Kemikli elleriyle önündeki masadan içecek bardağını aldı. Bir yandan bir yıl önce çıkardığı oyununa gelen yorumları okuyordu. 7'den 70'e tüm kitleler ulaşabiliyordu oyuna. Oysa sadece basit bir oyundu. Diğer klasiklerden tek farkı, seçtiğiniz ve yan yana geldiğinde patlayan 3 kutucuğun üstündeki resimlerdi. Kullanıcı onu istediği gibi onun oyuna kodladığı setlerden seçip, onlarla oynayabiliyordu. Bu da hayliyle herkesin hoşuna gitmişti. Yavaş yavaş yeni popüler temaları da kodluyordu oyuna.

"Nasıl, Jake?" Arkadaşı Jungwon, yorumları okuduğunu bildiği arkadaşına sordu. Jaeyun kafasını hafifçe salladı, telefonunu ve içeceğini geri masaya bıraktı. "Gayet iyi. Neredeyse hiç kötü yorum yok. Sadece bazı setleri eklemem gerektiğini söyleyen yorumlar oyuna 5 puan vermemiş olmalılar."

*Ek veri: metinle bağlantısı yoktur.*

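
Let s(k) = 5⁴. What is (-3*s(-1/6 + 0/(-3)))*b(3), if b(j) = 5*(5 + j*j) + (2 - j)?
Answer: -129375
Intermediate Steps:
b(j) = 27 - j + 5*j² (b(j) = 5*(5 + j²) + (2 - j) = (25 + 5*j²) + (2 - j) = 27 - j + 5*j²)
s(k) = 625
(-3*s(-1/6 + 0/(-3)))*b(3) = (-3*625)*(27 - 1*3 + 5*3²) = -1875*(27 - 3 + 5*9) = -1875*(27 - 3 + 45) = -1875*69 = -129375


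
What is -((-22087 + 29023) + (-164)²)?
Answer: -33832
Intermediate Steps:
-((-22087 + 29023) + (-164)²) = -(6936 + 26896) = -1*33832 = -33832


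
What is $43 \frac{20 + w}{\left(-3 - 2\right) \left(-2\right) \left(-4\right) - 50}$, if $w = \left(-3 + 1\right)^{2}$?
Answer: $- \frac{172}{15} \approx -11.467$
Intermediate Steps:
$w = 4$ ($w = \left(-2\right)^{2} = 4$)
$43 \frac{20 + w}{\left(-3 - 2\right) \left(-2\right) \left(-4\right) - 50} = 43 \frac{20 + 4}{\left(-3 - 2\right) \left(-2\right) \left(-4\right) - 50} = 43 \frac{24}{\left(-3 - 2\right) \left(-2\right) \left(-4\right) - 50} = 43 \frac{24}{\left(-5\right) \left(-2\right) \left(-4\right) - 50} = 43 \frac{24}{10 \left(-4\right) - 50} = 43 \frac{24}{-40 - 50} = 43 \frac{24}{-90} = 43 \cdot 24 \left(- \frac{1}{90}\right) = 43 \left(- \frac{4}{15}\right) = - \frac{172}{15}$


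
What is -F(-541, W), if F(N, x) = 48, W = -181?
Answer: -48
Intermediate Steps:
-F(-541, W) = -1*48 = -48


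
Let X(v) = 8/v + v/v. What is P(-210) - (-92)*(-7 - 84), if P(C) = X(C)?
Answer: -878959/105 ≈ -8371.0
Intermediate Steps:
X(v) = 1 + 8/v (X(v) = 8/v + 1 = 1 + 8/v)
P(C) = (8 + C)/C
P(-210) - (-92)*(-7 - 84) = (8 - 210)/(-210) - (-92)*(-7 - 84) = -1/210*(-202) - (-92)*(-91) = 101/105 - 1*8372 = 101/105 - 8372 = -878959/105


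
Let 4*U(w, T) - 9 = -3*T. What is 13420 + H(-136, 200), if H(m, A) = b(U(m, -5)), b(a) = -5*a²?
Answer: 13240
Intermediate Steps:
U(w, T) = 9/4 - 3*T/4 (U(w, T) = 9/4 + (-3*T)/4 = 9/4 - 3*T/4)
H(m, A) = -180 (H(m, A) = -5*(9/4 - ¾*(-5))² = -5*(9/4 + 15/4)² = -5*6² = -5*36 = -180)
13420 + H(-136, 200) = 13420 - 180 = 13240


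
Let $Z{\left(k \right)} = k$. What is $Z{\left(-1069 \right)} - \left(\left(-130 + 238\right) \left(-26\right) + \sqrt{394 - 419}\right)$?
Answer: $1739 - 5 i \approx 1739.0 - 5.0 i$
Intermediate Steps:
$Z{\left(-1069 \right)} - \left(\left(-130 + 238\right) \left(-26\right) + \sqrt{394 - 419}\right) = -1069 - \left(\left(-130 + 238\right) \left(-26\right) + \sqrt{394 - 419}\right) = -1069 - \left(108 \left(-26\right) + \sqrt{-25}\right) = -1069 - \left(-2808 + 5 i\right) = -1069 + \left(2808 - 5 i\right) = 1739 - 5 i$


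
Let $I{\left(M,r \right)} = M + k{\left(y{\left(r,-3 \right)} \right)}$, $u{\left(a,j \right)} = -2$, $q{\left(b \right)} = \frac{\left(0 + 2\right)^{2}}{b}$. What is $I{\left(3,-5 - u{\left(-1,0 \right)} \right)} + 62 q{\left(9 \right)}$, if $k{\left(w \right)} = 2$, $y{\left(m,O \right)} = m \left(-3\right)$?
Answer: $\frac{293}{9} \approx 32.556$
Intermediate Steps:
$y{\left(m,O \right)} = - 3 m$
$q{\left(b \right)} = \frac{4}{b}$ ($q{\left(b \right)} = \frac{2^{2}}{b} = \frac{4}{b}$)
$I{\left(M,r \right)} = 2 + M$ ($I{\left(M,r \right)} = M + 2 = 2 + M$)
$I{\left(3,-5 - u{\left(-1,0 \right)} \right)} + 62 q{\left(9 \right)} = \left(2 + 3\right) + 62 \cdot \frac{4}{9} = 5 + 62 \cdot 4 \cdot \frac{1}{9} = 5 + 62 \cdot \frac{4}{9} = 5 + \frac{248}{9} = \frac{293}{9}$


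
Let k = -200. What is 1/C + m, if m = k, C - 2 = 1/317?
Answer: -126683/635 ≈ -199.50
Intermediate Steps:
C = 635/317 (C = 2 + 1/317 = 635/317 ≈ 2.0032)
m = -200
1/C + m = 1/(635/317) - 200 = 317/635 - 200 = -126683/635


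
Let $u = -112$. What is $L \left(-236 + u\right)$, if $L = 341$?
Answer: $-118668$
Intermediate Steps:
$L \left(-236 + u\right) = 341 \left(-236 - 112\right) = 341 \left(-348\right) = -118668$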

Tüm arkadaş grubu ile buluşmuşlardı. Herkes ayrı bir kafada olsa da onlar böyle eğleniyorlardı. Miyeon ve Soojin birbirlerinin fotoğraflarını çekiyorlardı. Soyeon telefonda geziniyordu ve biriyle mesajlaşıyordu. Jungwon, Jaeyun'un yanında yerini almış, ilk defa tattığı içeceğini inceliyordu. Niki ise... Niki hiç bir şey yapmıyordu. Sadece içeceğini içiyordu. İlk defa bu kadar durgundu o. Jaeyun hemen bunu fark edebilmişti.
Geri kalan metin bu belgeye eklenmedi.